Even the United States, despite its complex federal bureaucracy, spends proportionally less on consultants relative to the size of government. The difference isn't capability—it's culture. American federal agencies maintain confidence in their internal expertise, while British departments have been conditioned to doubt their own competence.

The Reform Imperative

Breaking the consultant addiction requires both structural reform and cultural change. Departments need clear limits on consultant spending, with exceptions requiring ministerial approval and public justification. The revolving door between consultancy firms and senior government positions should be restricted through mandatory cooling-off periods.

More fundamentally, the civil service needs to rebuild its confidence in internal expertise. This means investing in training and development for existing staff while recruiting specialists who can provide ongoing policy advice. The money currently wasted on consultants could fund significant improvements to in-house capability.

Government should also reform procurement rules to favour smaller, specialist advisers over large consultancy firms when external input is genuinely necessary. Breaking up the oligopoly that currently dominates government consulting would improve both quality and value for money.

The Democratic Deficit

The consultant culture represents more than financial waste—it undermines democratic accountability. When major policy decisions are effectively outsourced to unelected consultants, the chain of responsibility between voters and government becomes dangerously attenuated. Ministers can blame consultants for failures while consultants can claim they only provided advice.

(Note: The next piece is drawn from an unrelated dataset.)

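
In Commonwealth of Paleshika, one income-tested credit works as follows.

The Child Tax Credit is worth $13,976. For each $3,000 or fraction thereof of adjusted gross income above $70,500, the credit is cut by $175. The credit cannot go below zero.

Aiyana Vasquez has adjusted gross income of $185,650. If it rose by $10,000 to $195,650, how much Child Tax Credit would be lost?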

This accountability deficit is particularly problematic given the ideological homogeneity of major consultancy firms. McKinsey, Deloitte, and their competitors share similar worldviews that often align with fashionable management theories rather than practical governance needs. When government policy is shaped by consultant groupthink, democratic choice becomes largely meaningless.

The Bottom Line

Britain cannot afford to continue funding a shadow civil service of highly paid consultants while the actual civil service atrophies through neglect and under-confidence. The current system delivers the worst of both worlds: high costs and poor outcomes, wrapped in the language of efficiency and expertise.

Taxpayers deserve a government that can think for itself, make decisions based on in-house expertise, and take responsibility for the consequences. Until departments wean themselves off their consultant addiction, British governance will remain expensive, ineffective, and fundamentally unaccountable.

A government that cannot govern without external consultants is not governing at all—it's just managing the decline of its own competence.